Incidentally, Canadians aren't the only ones who will be stiffed
by this duty. The American consumer will be paying
about $1,500 more for a new home. It would seem that
the support of deep-pocketed lumber producers means more to Bush
than the votes of a few new homeowners.
At a time when both the USA and Canada should be united in a
common purpose to fight much greater evils, a trade war is
heating up between the two countries. And don't look
for Canada to back down from this one. Wood and
lumber mean everything to Canada. Our national symbol
is a beaver, for crying out loud. And what do you
think we use to make hockey sticks?
Canada is already planning to take the issue to the World Trade
Organization, and to mount a challenge under NAFTA. Meanwhile,
Prime Minister Chretien has publicly dismissed any kind of
tit-for-tat retaliatory action against the USA, despite a poll
by the Globe and Mail (Canada's national newspaper) that found a
majority of Canadians in favor of some kind of retaliation
against the US over the tariffs. However, the
Official Opposition is suggesting that the Canadian government
tie the lumber issue to the Alaska oil pipeline that will have
to run through Canada from the Alaskan Arctic Wildlife Refuge to
the US. It is even being suggested that Canada use
its role as a partner in the continuing War on Terrorism to
leverage its position. At a time when Bush is looking
at taking out Saddam Hussein, and is seeking continued support
and commitment from his allies while sweating a shortage of
troops on the home-front, he couldn't have picked a worse time
for a fight with his closest friend and neighbor. I
would hate to see him give Canadians any reason not to lend the
USA their full support in any current or future war efforts.
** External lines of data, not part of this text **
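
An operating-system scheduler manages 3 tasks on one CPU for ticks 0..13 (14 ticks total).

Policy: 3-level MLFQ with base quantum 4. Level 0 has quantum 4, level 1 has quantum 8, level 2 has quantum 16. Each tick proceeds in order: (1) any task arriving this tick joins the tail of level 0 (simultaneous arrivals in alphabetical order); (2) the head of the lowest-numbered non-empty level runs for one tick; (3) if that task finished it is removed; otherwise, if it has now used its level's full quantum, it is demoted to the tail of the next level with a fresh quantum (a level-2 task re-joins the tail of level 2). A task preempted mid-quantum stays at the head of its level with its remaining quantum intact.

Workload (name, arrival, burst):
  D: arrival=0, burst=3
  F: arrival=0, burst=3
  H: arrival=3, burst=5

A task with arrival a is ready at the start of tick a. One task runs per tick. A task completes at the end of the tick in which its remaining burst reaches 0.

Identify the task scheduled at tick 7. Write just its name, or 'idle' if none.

running at tick 7 = H

t=0: L0/L1/L2 = DF/-/- → run D
t=1: L0/L1/L2 = DF/-/- → run D
t=2: L0/L1/L2 = DF/-/- → run D
t=3: L0/L1/L2 = FH/-/- → run F
t=4: L0/L1/L2 = FH/-/- → run F
t=5: L0/L1/L2 = FH/-/- → run F
t=6: L0/L1/L2 = H/-/- → run H
t=7: L0/L1/L2 = H/-/- → run H
t=8: L0/L1/L2 = H/-/- → run H
t=9: L0/L1/L2 = H/-/- → run H
t=10: L0/L1/L2 = -/H/- → run H
t=11: (idle)
t=12: (idle)
t=13: (idle)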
Now is the time for Bush to walk the walk--to step up and
confront the US lumber producers and the Commerce Department,
and prove himself to be the staunch defender of free trade that
he claims to be. If we really are "family",
as Bush says, then he risks looking like the kind of brother who
would whip around and kick you in the unmentionables right after
you've helped him lay out a group of schoolyard bullies.